Last week I had the pleasure of hosting an amazing woman who was willing to teach me everything she knows about essential oils in exchange for a place to sleep for a couple of nights.
It’s funny when you know someone online only and when your relationship is strictly ‘business’ and you really don’t know anything personal about each other. Before she came she was completely unaware that I am the mother of 4 unschooling children, that I am breastfeeding a toddler and that we live in a 2 bedroom bungalow.
Not only that, but the day she arrived (after a 6 hour drive) my 23-month-old son became very sick with a fever and vomiting after every time he nursed.
Yup, my sink was stacked with dishes, I hadn’t vacuumed the living room or changed the sheets on her bed, I hadn’t cooked supper and my fridge was pretty much empty.

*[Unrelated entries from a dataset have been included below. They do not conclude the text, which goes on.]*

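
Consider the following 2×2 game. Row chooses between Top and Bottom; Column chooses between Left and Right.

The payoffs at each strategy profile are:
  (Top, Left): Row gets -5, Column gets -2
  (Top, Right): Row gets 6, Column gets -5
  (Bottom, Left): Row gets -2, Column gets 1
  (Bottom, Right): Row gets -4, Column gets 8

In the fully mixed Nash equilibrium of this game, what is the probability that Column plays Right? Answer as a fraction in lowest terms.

3/13

Let c be the probability that Column plays Left. In a completely mixed equilibrium, Row must be indifferent between Top and Bottom.
Row's expected payoff from Top is −5c + 6(1−c); from Bottom it is −2c − 4(1−c).
Setting these equal: −11c + 6 = 2c − 4, so c = 10/13.
Therefore Column plays Right with probability 1 − 10/13 = 3/13.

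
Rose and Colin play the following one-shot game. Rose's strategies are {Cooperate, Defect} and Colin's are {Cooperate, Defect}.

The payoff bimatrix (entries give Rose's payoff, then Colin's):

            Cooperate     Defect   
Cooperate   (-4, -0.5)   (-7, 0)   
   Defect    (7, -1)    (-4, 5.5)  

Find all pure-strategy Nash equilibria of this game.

(Defect, Defect)

(Cooperate, Cooperate): Rose prefers Defect (7 > -4); Colin prefers Defect (0 > -0.5) — not an equilibrium.
(Cooperate, Defect): Rose prefers Defect (-4 > -7) — not an equilibrium.
(Defect, Cooperate): Colin prefers Defect (5.5 > -1) — not an equilibrium.
(Defect, Defect): Rose gets -4 ≥ -7 from Cooperate, and Colin gets 5.5 ≥ -1 from Cooperate — Nash equilibrium.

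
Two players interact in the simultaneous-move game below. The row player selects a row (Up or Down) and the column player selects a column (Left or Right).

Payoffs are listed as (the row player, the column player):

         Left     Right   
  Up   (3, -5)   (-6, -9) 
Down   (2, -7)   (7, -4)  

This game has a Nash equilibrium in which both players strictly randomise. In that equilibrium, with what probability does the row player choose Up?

3/7

Let r be the probability that the row player plays Up. In a completely mixed equilibrium, the column player must be indifferent between Left and Right.
The column player's expected payoff from Left is −5r − 7(1−r); from Right it is −9r − 4(1−r).
Setting these equal: 2r − 7 = −5r − 4, so r = 3/7.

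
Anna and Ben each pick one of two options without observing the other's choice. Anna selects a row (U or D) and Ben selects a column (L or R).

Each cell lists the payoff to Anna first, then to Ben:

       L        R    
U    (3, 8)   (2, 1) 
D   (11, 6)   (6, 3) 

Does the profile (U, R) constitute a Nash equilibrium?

At (U, R), Anna earns 2; switching to D would give 6, so Anna would deviate.
Ben earns 1; switching to L would give 8, so Ben would deviate.
Since at least one player can profitably deviate, this is not a Nash equilibrium.

No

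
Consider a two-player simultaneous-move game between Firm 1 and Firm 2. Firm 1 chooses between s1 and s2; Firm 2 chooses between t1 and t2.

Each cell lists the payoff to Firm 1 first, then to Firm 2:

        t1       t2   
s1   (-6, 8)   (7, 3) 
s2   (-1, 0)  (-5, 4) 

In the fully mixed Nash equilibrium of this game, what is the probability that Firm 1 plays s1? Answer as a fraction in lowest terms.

Let x be the probability that Firm 1 plays s1. In a completely mixed equilibrium, Firm 2 must be indifferent between t1 and t2.
Firm 2's expected payoff from t1 is 8x; from t2 it is 3x + 4(1−x).
Setting these equal: 8x = −x + 4, so x = 4/9.

4/9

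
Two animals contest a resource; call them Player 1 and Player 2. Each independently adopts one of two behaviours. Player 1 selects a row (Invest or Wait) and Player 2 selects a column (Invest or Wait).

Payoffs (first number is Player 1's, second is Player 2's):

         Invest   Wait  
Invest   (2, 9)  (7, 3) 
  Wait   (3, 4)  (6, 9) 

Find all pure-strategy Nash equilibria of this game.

none

(Invest, Invest): Player 1 prefers Wait (3 > 2) — not an equilibrium.
(Invest, Wait): Player 2 prefers Invest (9 > 3) — not an equilibrium.
(Wait, Invest): Player 2 prefers Wait (9 > 4) — not an equilibrium.
(Wait, Wait): Player 1 prefers Invest (7 > 6) — not an equilibrium.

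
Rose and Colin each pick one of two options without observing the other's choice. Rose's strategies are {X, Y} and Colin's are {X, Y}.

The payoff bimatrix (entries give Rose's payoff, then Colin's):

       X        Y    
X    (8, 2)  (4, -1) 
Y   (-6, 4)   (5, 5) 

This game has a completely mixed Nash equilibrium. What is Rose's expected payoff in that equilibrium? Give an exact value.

First find y, the probability Colin plays X, from Rose's indifference between X and Y: 8y + 4(1−y) = −6y + 5(1−y), giving y = 1/15.
Since Rose is indifferent in equilibrium, Rose's expected payoff equals the payoff from either row against (1/15, 14/15). Using X: 8(1/15) + 4(14/15) = 64/15.

64/15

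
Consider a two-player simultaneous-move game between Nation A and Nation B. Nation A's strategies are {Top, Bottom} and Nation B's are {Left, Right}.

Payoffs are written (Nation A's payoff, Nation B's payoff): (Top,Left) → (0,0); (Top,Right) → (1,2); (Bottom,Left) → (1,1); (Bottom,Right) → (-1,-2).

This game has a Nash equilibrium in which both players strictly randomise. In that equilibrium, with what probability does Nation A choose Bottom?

2/5

Let r be the probability that Nation A plays Top. In a completely mixed equilibrium, Nation B must be indifferent between Left and Right.
Nation B's expected payoff from Left is (1−r); from Right it is 2r − 2(1−r).
Setting these equal: −r + 1 = 4r − 2, so r = 3/5.
Therefore Nation A plays Bottom with probability 1 − 3/5 = 2/5.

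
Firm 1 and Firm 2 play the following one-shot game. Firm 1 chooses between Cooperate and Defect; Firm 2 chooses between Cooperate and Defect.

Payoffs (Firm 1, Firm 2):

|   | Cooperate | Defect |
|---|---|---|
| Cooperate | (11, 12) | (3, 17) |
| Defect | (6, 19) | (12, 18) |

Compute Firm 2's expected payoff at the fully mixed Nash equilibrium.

107/6

First find x, the probability Firm 1 plays Cooperate, from Firm 2's indifference between Cooperate and Defect: 12x + 19(1−x) = 17x + 18(1−x), giving x = 1/6.
Since Firm 2 is indifferent in equilibrium, Firm 2's expected payoff equals the payoff from either column against (1/6, 5/6). Using Cooperate: 12(1/6) + 19(5/6) = 107/6.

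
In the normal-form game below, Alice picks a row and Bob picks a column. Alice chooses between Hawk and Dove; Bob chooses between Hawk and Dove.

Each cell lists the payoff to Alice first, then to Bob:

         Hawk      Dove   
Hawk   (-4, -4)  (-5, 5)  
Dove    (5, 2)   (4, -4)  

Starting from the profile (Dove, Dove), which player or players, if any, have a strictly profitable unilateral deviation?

Alice at (Dove, Dove) earns 4; deviating to Hawk yields -5 — not better.
Bob earns -4; deviating to Hawk yields 2 — a strict improvement.
Only Bob has a strictly profitable deviation.

Bob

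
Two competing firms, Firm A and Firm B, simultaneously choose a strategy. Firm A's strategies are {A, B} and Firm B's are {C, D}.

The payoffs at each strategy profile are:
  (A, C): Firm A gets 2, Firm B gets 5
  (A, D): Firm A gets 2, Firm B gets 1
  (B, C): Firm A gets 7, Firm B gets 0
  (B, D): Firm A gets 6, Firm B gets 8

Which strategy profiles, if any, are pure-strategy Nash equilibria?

(A, C): Firm A prefers B (7 > 2) — not an equilibrium.
(A, D): Firm A prefers B (6 > 2); Firm B prefers C (5 > 1) — not an equilibrium.
(B, C): Firm B prefers D (8 > 0) — not an equilibrium.
(B, D): Firm A gets 6 ≥ 2 from A, and Firm B gets 8 ≥ 0 from C — Nash equilibrium.

(B, D)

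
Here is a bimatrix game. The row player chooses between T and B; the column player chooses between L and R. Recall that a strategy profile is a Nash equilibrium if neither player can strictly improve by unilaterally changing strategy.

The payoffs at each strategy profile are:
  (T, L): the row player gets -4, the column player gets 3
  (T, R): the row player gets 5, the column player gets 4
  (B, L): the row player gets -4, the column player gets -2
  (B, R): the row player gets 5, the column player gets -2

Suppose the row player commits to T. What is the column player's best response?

Against T, the column player earns 3 from L and 4 from R.
So R is the best response.

R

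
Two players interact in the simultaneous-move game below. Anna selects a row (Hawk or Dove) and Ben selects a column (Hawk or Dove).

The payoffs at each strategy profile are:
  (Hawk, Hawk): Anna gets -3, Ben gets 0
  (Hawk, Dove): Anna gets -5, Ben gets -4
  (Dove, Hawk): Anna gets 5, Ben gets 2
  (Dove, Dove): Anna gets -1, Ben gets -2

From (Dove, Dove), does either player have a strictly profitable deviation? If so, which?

Anna at (Dove, Dove) earns -1; deviating to Hawk yields -5 — not better.
Ben earns -2; deviating to Hawk yields 2 — a strict improvement.
Only Ben has a strictly profitable deviation.

Ben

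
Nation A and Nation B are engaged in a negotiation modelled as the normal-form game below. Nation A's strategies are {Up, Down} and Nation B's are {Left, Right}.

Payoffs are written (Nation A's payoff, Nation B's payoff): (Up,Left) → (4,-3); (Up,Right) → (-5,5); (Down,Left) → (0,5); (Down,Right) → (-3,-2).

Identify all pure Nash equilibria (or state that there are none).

none

(Up, Left): Nation B prefers Right (5 > -3) — not an equilibrium.
(Up, Right): Nation A prefers Down (-3 > -5) — not an equilibrium.
(Down, Left): Nation A prefers Up (4 > 0) — not an equilibrium.
(Down, Right): Nation B prefers Left (5 > -2) — not an equilibrium.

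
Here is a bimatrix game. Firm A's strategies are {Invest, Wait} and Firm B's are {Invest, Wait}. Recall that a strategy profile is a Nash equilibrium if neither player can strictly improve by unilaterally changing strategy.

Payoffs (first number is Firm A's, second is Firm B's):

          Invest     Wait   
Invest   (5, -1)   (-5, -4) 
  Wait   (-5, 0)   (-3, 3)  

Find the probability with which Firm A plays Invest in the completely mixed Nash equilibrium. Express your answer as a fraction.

Let x be the probability that Firm A plays Invest. In a completely mixed equilibrium, Firm B must be indifferent between Invest and Wait.
Firm B's expected payoff from Invest is −x; from Wait it is −4x + 3(1−x).
Setting these equal: −x = −7x + 3, so x = 1/2.

1/2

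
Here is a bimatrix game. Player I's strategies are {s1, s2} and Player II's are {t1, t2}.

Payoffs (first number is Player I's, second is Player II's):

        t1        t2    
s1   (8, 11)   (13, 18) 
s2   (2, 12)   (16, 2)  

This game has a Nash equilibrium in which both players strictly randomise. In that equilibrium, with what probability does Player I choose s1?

10/17

Let r be the probability that Player I plays s1. In a completely mixed equilibrium, Player II must be indifferent between t1 and t2.
Player II's expected payoff from t1 is 11r + 12(1−r); from t2 it is 18r + 2(1−r).
Setting these equal: −r + 12 = 16r + 2, so r = 10/17.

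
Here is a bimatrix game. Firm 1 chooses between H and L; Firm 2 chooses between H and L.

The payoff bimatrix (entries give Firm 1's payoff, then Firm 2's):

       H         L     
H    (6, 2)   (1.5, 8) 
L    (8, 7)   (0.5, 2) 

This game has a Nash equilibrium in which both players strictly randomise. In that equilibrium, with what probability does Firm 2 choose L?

2/3

Let q be the probability that Firm 2 plays H. In a completely mixed equilibrium, Firm 1 must be indifferent between H and L.
Firm 1's expected payoff from H is 6q + 1.5(1−q); from L it is 8q + 0.5(1−q).
Setting these equal: 4.5q + 1.5 = 7.5q + 0.5, so q = 1/3.
Therefore Firm 2 plays L with probability 1 − 1/3 = 2/3.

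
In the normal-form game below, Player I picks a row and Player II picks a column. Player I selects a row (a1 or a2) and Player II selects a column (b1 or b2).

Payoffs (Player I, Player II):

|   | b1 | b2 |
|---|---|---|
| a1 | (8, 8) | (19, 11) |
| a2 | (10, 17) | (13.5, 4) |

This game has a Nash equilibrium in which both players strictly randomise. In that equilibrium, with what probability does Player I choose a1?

Let x be the probability that Player I plays a1. In a completely mixed equilibrium, Player II must be indifferent between b1 and b2.
Player II's expected payoff from b1 is 8x + 17(1−x); from b2 it is 11x + 4(1−x).
Setting these equal: −9x + 17 = 7x + 4, so x = 13/16.

13/16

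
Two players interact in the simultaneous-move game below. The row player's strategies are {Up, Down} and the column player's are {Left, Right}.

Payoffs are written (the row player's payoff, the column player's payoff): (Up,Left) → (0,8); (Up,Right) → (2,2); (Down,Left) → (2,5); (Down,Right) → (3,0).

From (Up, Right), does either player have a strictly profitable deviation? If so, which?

The row player at (Up, Right) earns 2; deviating to Down yields 3 — a strict improvement.
The column player earns 2; deviating to Left yields 8 — a strict improvement.
Both the row player and the column player have strictly profitable deviations.

Both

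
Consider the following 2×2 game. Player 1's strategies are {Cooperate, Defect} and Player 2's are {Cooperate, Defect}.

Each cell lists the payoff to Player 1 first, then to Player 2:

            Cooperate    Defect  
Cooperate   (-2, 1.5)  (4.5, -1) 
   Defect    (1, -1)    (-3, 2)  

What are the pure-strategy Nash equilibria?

none

(Cooperate, Cooperate): Player 1 prefers Defect (1 > -2) — not an equilibrium.
(Cooperate, Defect): Player 2 prefers Cooperate (1.5 > -1) — not an equilibrium.
(Defect, Cooperate): Player 2 prefers Defect (2 > -1) — not an equilibrium.
(Defect, Defect): Player 1 prefers Cooperate (4.5 > -3) — not an equilibrium.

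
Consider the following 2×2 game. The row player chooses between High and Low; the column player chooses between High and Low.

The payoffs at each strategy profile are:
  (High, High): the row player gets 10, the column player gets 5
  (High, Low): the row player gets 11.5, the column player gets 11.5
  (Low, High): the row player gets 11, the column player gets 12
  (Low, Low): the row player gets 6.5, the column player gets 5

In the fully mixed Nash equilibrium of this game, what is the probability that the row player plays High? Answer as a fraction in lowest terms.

Let x be the probability that the row player plays High. In a completely mixed equilibrium, the column player must be indifferent between High and Low.
The column player's expected payoff from High is 5x + 12(1−x); from Low it is 11.5x + 5(1−x).
Setting these equal: −7x + 12 = 6.5x + 5, so x = 14/27.

14/27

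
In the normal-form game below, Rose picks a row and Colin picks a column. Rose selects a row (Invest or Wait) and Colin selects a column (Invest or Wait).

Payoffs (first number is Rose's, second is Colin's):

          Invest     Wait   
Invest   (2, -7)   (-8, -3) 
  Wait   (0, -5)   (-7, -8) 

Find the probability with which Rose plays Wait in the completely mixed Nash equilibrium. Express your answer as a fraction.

Let x be the probability that Rose plays Invest. In a completely mixed equilibrium, Colin must be indifferent between Invest and Wait.
Colin's expected payoff from Invest is −7x − 5(1−x); from Wait it is −3x − 8(1−x).
Setting these equal: −2x − 5 = 5x − 8, so x = 3/7.
Therefore Rose plays Wait with probability 1 − 3/7 = 4/7.

4/7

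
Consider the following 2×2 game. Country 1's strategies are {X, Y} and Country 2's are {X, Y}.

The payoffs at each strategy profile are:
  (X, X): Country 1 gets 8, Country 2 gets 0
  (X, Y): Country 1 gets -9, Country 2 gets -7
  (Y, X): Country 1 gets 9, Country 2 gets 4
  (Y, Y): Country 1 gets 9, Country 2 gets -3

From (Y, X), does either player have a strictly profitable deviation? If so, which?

Country 1 at (Y, X) earns 9; deviating to X yields 8 — not better.
Country 2 earns 4; deviating to Y yields -3 — not better.
Neither player can strictly improve; the profile is a Nash equilibrium.

Neither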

And you know what? I didn’t panic. In the past, my control-freak-desperate-need-to-impress-others personality would have had me running around trying to tend to my sick babe while being super-duper-housemaker-hero. Instead, I relaxed into accepting what my day had in store and into realizing that I could not control another person’s perception of what was going on at my house.
When my friend called from the road I let her know that my son was sick and she advised me which essential oils to begin to treat him with. And of course when she arrived she was totally unflappable, jumped in to help me and praised me for sitting on the couch with my sick little boy while he nursed and slept.
What a relief! But even if she had chosen not to stay at my house I would have understood. I had accepted that my day would unfold in the way that would be best for us. (But I sure did have the good fortune to learn TONS about essential oils over 2 days! Wow!)
Do you ever feel like you are comfortable and confident with your non-mainstream life with your kids–until your life falls under someone else’s scrutiny? For the longest time I tried to live in a bubble so that I didn’t have to let anyone notice that our values and practices are different from theirs. I lacked the personal integrity to really stand behind my decisions, preferring to blend in rather than risk having to defend myself.
How can you get comfortable with your normal, no matter how different it is from mainstream living?
- Never apologize for being happy. That other people choose to live in angst and frustration is their business. Do not hide your joy because it might be the first glimpse into conscious living that someone else has ever had.
- Live in the moment, not in the future. You can’t know what will happen next so just enjoy what you have.
- Be clear on your values and live them every moment. That others are not connected to their own integrity does not have to push you out of yours.
- Like attracts like. The more you confidently display your joy and love, the more you will bring people to your life who are living at the same vibration as you and your family.